Bernard, dans les premières pages de son journal, se régale de n'y trouver que des raisons de ne plus aimer Isabelle. Profondeurs insondables, mais visitées en rêveur. Surface reproductible à la surface de l'écriture. Bernard ne néglige pas les moyens. C'est un imitateur tranquille. Et quand il invente le texte, il est toujours sur le point de l'anéantir. Je guette ces tremblements. C'est le moment de les traduire du silence de cette destruction lente, avant l'anéantissement de cette région de la mémoire qui me hante.

J'ai donc passé la journée à proximité du journal de Bernard. La pie a disparu, l'ai-je dit ? La fenêtre est restée ouverte. Il y avait d'autres oiseaux moins bavards. Je n'ai pas mangé. J'ai attendu la nuit. Je voulais dormir. Je désirais cet autre jour. Celui où je commencerais le journal de Bernard. Un journal sans date, faussement intemporel, avec des différences d'encre et de densité graphique. Sans blancs exagérés pour achever des impressions. J'imaginais des pages compactes et noires. Mais cette journée était étrangement longue. Rien n'arrivait. Je voulais la supprimer. L'oublier, même. Il n'y aurait pas d'interruption entre ce que je venais de conclure ce matin et ce que j'avais l'intention de commencer demain.

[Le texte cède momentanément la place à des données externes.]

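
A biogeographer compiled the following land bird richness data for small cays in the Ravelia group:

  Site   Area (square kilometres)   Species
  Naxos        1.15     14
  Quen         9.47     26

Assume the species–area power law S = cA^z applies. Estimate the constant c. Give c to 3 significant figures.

z = ln(S₂/S₁) / ln(A₂/A₁) = ln(26/14) / ln(9.47/1.15) = 0.6190 / 2.1084 = 0.2936
c = S₁ / A₁^z = 14 / 1.15^0.2936 = 14 / 1.042 = 13.44

13.4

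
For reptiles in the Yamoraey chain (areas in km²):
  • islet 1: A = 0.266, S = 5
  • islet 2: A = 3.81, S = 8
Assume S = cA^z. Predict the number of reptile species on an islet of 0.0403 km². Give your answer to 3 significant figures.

3.58

z = ln(8/5) / ln(3.81/0.266) = 0.4700 / 2.6619 = 0.1766
c = 5 / 0.266^0.1766 = 5 / 0.7915 = 6.317
S₃ = 6.317 × 0.0403^0.1766 = 6.317 × 0.5672 ≈ 3.583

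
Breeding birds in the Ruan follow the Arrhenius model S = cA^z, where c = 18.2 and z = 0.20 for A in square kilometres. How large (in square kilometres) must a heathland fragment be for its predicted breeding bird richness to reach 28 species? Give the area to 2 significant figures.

28 = 18.2 × A^0.2  ⇒  A^0.2 = 28/18.2 = 1.538
ln A = ln(1.538) / 0.2 = 0.4308 / 0.2 = 2.1539
A = e^2.1539 ≈ 8.619 square kilometres

8.6 square kilometres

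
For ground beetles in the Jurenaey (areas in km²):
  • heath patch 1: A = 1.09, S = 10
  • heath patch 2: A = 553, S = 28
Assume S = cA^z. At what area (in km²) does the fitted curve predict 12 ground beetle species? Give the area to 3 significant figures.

3.28 km²

z = ln(28/10) / ln(553/1.09) = 1.0296 / 6.2292 = 0.1653
c = 10 / 1.09^0.1653 = 10 / 1.014 = 9.859
A = (12/9.859)^(1/0.1653) ⇒ ln A = ln(1.217)/0.1653 = 1.1892
A = e^1.1892 ≈ 3.285 km²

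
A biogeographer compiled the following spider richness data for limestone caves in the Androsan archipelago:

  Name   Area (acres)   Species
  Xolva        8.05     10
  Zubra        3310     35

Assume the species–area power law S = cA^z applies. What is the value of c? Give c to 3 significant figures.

z = ln(S₂/S₁) / ln(A₂/A₁) = ln(35/10) / ln(3310/8.05) = 1.2528 / 6.0190 = 0.2081
c = S₁ / A₁^z = 10 / 8.05^0.2081 = 10 / 1.544 = 6.478

6.48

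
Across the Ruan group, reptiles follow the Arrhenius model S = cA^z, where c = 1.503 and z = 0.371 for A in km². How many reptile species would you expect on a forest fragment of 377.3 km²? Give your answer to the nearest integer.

S = 1.503 × 377.3^0.371
ln S = ln 1.503 + 0.371 × ln 377.3 = 0.4075 + 0.371 × 5.9330 = 2.6086
S = e^2.6086 ≈ 13.58

14 species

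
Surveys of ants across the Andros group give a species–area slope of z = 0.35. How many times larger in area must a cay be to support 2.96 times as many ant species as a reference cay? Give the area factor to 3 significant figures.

22.2

(A₂/A₁)^0.35 = 2.96, so A₂/A₁ = 2.96^(1/0.35) = 2.96^2.857
ln(A₂/A₁) = ln 2.96 / 0.35 = 1.0852 / 0.35 = 3.1005
A₂/A₁ = e^3.1005 ≈ 22.21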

Cette nuit détruirait le souvenir de l'attente. En l'absence de Constance qui n'osait pas me déranger. Elle surveillait peut-être ma fenêtre. Ou le toit de ma maison. La lampe sous le porche resta allumée toute la nuit. Les insectes s'y rassemblent.

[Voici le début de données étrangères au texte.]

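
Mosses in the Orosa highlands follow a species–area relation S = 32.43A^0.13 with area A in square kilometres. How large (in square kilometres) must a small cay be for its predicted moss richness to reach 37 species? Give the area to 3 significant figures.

37 = 32.43 × A^0.13  ⇒  A^0.13 = 37/32.43 = 1.141
ln A = ln(1.141) / 0.13 = 0.1318 / 0.13 = 1.0141
A = e^1.0141 ≈ 2.757 square kilometres

2.76 square kilometres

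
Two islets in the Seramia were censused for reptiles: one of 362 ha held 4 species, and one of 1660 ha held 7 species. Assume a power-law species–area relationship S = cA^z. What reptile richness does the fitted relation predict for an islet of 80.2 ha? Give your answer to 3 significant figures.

z = ln(7/4) / ln(1660/362) = 0.5596 / 1.5229 = 0.3675
c = 4 / 362^0.3675 = 4 / 8.714 = 0.459
S₃ = 0.459 × 80.2^0.3675 = 0.459 × 5.009 ≈ 2.299

2.30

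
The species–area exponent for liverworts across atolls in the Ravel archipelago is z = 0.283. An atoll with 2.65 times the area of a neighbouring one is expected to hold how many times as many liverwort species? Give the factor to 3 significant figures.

S₂/S₁ = (A₂/A₁)^z = 2.65^0.283
ln(S₂/S₁) = 0.283 × ln 2.65 = 0.283 × 0.9746 = 0.2758
S₂/S₁ = e^0.2758 ≈ 1.318

1.32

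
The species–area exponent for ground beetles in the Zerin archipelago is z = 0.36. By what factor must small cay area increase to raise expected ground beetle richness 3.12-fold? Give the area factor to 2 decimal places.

(A₂/A₁)^0.36 = 3.12, so A₂/A₁ = 3.12^(1/0.36) = 3.12^2.778
ln(A₂/A₁) = ln 3.12 / 0.36 = 1.1378 / 0.36 = 3.1606
A₂/A₁ = e^3.1606 ≈ 23.59

23.59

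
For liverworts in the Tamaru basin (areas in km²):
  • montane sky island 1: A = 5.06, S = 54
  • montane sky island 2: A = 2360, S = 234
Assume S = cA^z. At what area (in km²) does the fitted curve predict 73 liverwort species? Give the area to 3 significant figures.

17.9 km²

z = ln(234/54) / ln(2360/5.06) = 1.4663 / 6.1451 = 0.2386
c = 54 / 5.06^0.2386 = 54 / 1.472 = 36.67
A = (73/36.67)^(1/0.2386) ⇒ ln A = ln(1.99)/0.2386 = 2.8848
A = e^2.8848 ≈ 17.9 km²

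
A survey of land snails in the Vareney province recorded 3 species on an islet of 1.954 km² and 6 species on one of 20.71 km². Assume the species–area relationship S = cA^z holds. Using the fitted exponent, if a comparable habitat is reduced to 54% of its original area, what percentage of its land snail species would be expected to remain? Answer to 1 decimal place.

83.5%

z = ln(6/3) / ln(20.71/1.954) = 0.6931 / 2.3607 = 0.2936
S_new/S_old = (A_new/A_old)^z = 0.54^0.2936 = exp(0.2936 × -0.6162) = 0.8345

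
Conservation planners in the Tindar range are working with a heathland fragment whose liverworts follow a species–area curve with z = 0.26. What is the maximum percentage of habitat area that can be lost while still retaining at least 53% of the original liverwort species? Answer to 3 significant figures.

Need (A_new/A_old)^0.26 = 0.53, so A_new/A_old = 0.53^(1/0.26) = 0.53^3.846
ln(A_new/A_old) = ln 0.53 / 0.26 = -0.6349 / 0.26 = -2.4418
A_new/A_old = e^-2.4418 ≈ 0.087
Fraction that can be lost = 1 − 0.087 = 0.913

91.3%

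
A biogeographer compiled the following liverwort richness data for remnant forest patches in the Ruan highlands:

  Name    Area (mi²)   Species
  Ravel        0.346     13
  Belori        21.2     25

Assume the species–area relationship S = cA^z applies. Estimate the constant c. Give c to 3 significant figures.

z = ln(S₂/S₁) / ln(A₂/A₁) = ln(25/13) / ln(21.2/0.346) = 0.6539 / 4.1153 = 0.1589
c = S₁ / A₁^z = 13 / 0.346^0.1589 = 13 / 0.8448 = 15.39

15.4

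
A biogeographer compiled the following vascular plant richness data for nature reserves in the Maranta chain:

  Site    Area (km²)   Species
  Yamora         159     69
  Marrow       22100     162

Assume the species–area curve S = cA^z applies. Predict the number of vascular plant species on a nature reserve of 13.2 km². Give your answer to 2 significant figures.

z = ln(162/69) / ln(22100/159) = 0.8535 / 4.9344 = 0.1730
c = 69 / 159^0.1730 = 69 / 2.403 = 28.71
S₃ = 28.71 × 13.2^0.1730 = 28.71 × 1.563 ≈ 44.86

45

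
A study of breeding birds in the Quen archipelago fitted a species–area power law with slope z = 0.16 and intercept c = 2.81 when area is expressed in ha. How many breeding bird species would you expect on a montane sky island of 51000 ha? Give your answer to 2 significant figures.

S = 2.81 × 51000^0.16 = 2.81 × 5.665 ≈ 15.92

16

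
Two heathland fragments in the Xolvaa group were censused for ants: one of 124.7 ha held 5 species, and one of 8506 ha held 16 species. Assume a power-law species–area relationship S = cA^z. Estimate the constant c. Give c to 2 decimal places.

z = ln(S₂/S₁) / ln(A₂/A₁) = ln(16/5) / ln(8506/124.7) = 1.1632 / 4.2226 = 0.2755
c = S₁ / A₁^z = 5 / 124.7^0.2755 = 5 / 3.779 = 1.323

1.32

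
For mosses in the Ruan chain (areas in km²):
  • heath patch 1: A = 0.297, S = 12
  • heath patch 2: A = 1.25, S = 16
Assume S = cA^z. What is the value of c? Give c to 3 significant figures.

z = ln(S₂/S₁) / ln(A₂/A₁) = ln(16/12) / ln(1.25/0.297) = 0.2877 / 1.4372 = 0.2002
c = S₁ / A₁^z = 12 / 0.297^0.2002 = 12 / 0.7843 = 15.3

15.3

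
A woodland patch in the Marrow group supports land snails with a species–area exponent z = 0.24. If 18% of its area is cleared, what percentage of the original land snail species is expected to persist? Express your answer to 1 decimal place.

95.3%

S_new/S_old = (A_new/A_old)^z = 0.82^0.24
= exp(0.24 × ln 0.82) = exp(0.24 × -0.1985) = exp(-0.0476) ≈ 0.9535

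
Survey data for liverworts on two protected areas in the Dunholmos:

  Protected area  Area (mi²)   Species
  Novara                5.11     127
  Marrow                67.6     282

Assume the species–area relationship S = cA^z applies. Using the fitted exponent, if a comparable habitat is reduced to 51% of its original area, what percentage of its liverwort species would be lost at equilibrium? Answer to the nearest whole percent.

19%

z = ln(282/127) / ln(67.6/5.11) = 0.7977 / 2.5824 = 0.3089
S_new/S_old = (A_new/A_old)^z = 0.51^0.3089 = exp(0.3089 × -0.6733) = 0.8122
Fraction lost = 1 − 0.8122 = 0.1878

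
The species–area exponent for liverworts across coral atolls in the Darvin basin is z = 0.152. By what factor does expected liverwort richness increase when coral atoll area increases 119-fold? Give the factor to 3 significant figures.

S₂/S₁ = (A₂/A₁)^z = 119^0.152
ln(S₂/S₁) = 0.152 × ln 119 = 0.152 × 4.7791 = 0.7264
S₂/S₁ = e^0.7264 ≈ 2.068

2.07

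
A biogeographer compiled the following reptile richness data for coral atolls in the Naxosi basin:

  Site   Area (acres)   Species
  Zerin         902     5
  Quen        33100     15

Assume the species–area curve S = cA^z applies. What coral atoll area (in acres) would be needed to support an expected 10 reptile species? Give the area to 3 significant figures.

z = ln(15/5) / ln(33100/902) = 1.0986 / 3.6027 = 0.3049
c = 5 / 902^0.3049 = 5 / 7.965 = 0.6278
A = (10/0.6278)^(1/0.3049) ⇒ ln A = ln(15.93)/0.3049 = 9.0776
A = e^9.0776 ≈ 8757 acres

8760 acres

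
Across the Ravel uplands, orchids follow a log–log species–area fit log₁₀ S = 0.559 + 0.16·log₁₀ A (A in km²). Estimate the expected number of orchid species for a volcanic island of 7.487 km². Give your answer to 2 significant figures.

S = 3.622 × 7.487^0.16 = 3.622 × 1.38 ≈ 4.999

5.0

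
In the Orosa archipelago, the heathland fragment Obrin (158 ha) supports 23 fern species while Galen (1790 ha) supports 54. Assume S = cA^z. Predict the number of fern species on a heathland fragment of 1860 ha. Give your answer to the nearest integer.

z = ln(54/23) / ln(1790/158) = 0.8535 / 2.4274 = 0.3516
c = 23 / 158^0.3516 = 23 / 5.93 = 3.878
S₃ = 3.878 × 1860^0.3516 = 3.878 × 14.11 ≈ 54.73

55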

Au matin, un nombre inimaginable est éparpillé sur le grès. Le verre de la lampe est maculé de traces que je n'efface pas. Des fourmis ont repéré depuis longtemps ces lieux de mort.

À midi, il ne reste plus rien par terre. Les fourmis n'existent plus. Elles attendent.

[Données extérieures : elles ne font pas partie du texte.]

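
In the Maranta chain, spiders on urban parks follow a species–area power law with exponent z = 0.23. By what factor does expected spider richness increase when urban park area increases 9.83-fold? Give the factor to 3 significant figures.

1.69

S₂/S₁ = (A₂/A₁)^z = 9.83^0.23
ln(S₂/S₁) = 0.23 × ln 9.83 = 0.23 × 2.2854 = 0.5257
S₂/S₁ = e^0.5257 ≈ 1.692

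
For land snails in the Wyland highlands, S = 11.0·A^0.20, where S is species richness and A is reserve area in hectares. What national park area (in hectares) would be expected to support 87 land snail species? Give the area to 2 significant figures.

87 = 11 × A^0.2  ⇒  A^0.2 = 87/11 = 7.909
ln A = ln(7.909) / 0.2 = 2.0680 / 0.2 = 10.3401
A = e^10.3401 ≈ 30948 hectares

31000 hectares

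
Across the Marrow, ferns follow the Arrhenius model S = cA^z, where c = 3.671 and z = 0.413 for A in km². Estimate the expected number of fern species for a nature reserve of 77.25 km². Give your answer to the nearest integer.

22 species

S = 3.671 × 77.25^0.413 = 3.671 × 6.021 ≈ 22.1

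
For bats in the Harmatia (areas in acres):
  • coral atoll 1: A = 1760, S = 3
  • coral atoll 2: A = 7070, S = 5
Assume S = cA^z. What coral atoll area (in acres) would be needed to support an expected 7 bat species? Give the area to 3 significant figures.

17700 acres

z = ln(5/3) / ln(7070/1760) = 0.5108 / 1.3905 = 0.3674
c = 3 / 1760^0.3674 = 3 / 15.57 = 0.1927
A = (7/0.1927)^(1/0.3674) ⇒ ln A = ln(36.33)/0.3674 = 9.7795
A = e^9.7795 ≈ 17669 acres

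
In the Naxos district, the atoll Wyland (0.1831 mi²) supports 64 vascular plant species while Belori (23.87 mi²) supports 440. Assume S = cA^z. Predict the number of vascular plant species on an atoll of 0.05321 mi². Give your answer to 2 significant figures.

z = ln(440/64) / ln(23.87/0.1831) = 1.9279 / 4.8703 = 0.3958
c = 64 / 0.1831^0.3958 = 64 / 0.5107 = 125.3
S₃ = 125.3 × 0.05321^0.3958 = 125.3 × 0.3131 ≈ 39.24

39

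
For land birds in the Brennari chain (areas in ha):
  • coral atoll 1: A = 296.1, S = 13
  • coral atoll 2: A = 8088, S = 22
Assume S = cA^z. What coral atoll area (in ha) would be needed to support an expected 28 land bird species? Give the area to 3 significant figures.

36800 ha

z = ln(22/13) / ln(8088/296.1) = 0.5261 / 3.3074 = 0.1591
c = 13 / 296.1^0.1591 = 13 / 2.472 = 5.258
A = (28/5.258)^(1/0.1591) ⇒ ln A = ln(5.325)/0.1591 = 10.5143
A = e^10.5143 ≈ 36838 ha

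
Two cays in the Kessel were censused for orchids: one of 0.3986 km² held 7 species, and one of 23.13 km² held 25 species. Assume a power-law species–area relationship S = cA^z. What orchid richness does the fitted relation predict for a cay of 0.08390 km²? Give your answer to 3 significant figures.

z = ln(25/7) / ln(23.13/0.3986) = 1.2730 / 4.0609 = 0.3135
c = 7 / 0.3986^0.3135 = 7 / 0.7495 = 9.339
S₃ = 9.339 × 0.0839^0.3135 = 9.339 × 0.4599 ≈ 4.295

4.29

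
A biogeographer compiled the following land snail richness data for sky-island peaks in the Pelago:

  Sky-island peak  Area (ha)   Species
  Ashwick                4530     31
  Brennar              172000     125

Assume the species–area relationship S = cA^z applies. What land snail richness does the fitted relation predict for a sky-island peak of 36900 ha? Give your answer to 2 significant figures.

69

z = ln(125/31) / ln(172000/4530) = 1.3943 / 3.6368 = 0.3834
c = 31 / 4530^0.3834 = 31 / 25.22 = 1.229
S₃ = 1.229 × 36900^0.3834 = 1.229 × 56.36 ≈ 69.28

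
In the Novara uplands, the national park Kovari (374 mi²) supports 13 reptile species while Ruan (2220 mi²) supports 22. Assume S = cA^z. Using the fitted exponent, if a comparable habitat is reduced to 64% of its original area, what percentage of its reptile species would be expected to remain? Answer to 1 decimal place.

z = ln(22/13) / ln(2220/374) = 0.5261 / 1.7810 = 0.2954
S_new/S_old = (A_new/A_old)^z = 0.64^0.2954 = exp(0.2954 × -0.4463) = 0.8765

87.6%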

J'ai raconté cette histoire à Constance. Elle n'a pas voulu en comprendre l'allégorie. Elle pense qu'on écrit rien métaphoriquement. Ce sont ses mots. Elle préfère les jugements. Ce qui la rend nerveuse à mon avis. Elle regardait le globe souillé dans la nuit. L'idée était bonne. Elle dormait avec la fenêtre ouverte, même au plus profond de l'hiver. Et elle n'aimait pas l'idée d'avoir à partager le sommeil avec des insectes. Elle allumerait une lampe sous le porche elle aussi. Il y aurait des fourmis du matin. Elle y penserait en nettoyant le verre. Elle penserait à des fourmis utiles et discrètes. Bernard lui ressemblerait peut-être. Je le voudrais différent de moi sur ces points particuliers du caractère. Sa ressemblance avec Constance le ferait exister. Je comprendrais mieux alors le désarroi d'Isabelle. Je haïrais Richard, qui ne m'a jamais aimée pour des raisons qui ne regardent que Raoul. Mais la vie est trop compliquée. Je ne peux pas la laisser envahir mes récits. On n'y comprendrait plus rien. On s'imaginerait un mélodrame là où j'ai l'intention de ne plus exister. Bernard est moulé dans cette irréalité. Il est informe par nature. Je n'y peux rien. On comprend mal que dans ces conditions il puisse écrire un journal. Un journal sans visage. Un journal inventé à la place de la réalité qui est une véritable intrigue et un mystère pour tout le monde. On n'a pas fini d'écrire. Le silence est un concept. Bernard introduit le silence. Je ne sais rien de son écriture, sinon mon journal finirait par faire surface. Je peux seulement imaginer cette surface dérangée disons par un bouillonnement ici et là. Ou bien c'est Isabelle qui dérange la surface de l'eau inexplicable. Le personnage de Richard n'est pas décrit au-delà de son désir d'aimer. Raoul ne s'explique pas, ni dans ses lettres ni dans ses actes de la vie quotidienne. Constance ferme le portail de l'école à cinq heures.

Je suis quelquefois témoin de cette parenthèse, cachée dans un verger que je ne traverse jamais sans cette peur immense de la rencontrer au bout de l'allée, imprévisible cette fois ou prétextant un jour de congé. Les enfants disparaissent aux angles de la place. Constance se signe en passant devant le crucifix. Je reviens toujours sur mes pas avec ce sentiment d'intense frustration. Que peut écrire un personnage inspiré de la vie ordinaire ? Analyse, métaphore, révolte. Cercle parfait. La dose d'inspiration est une drogue. Rien de plus.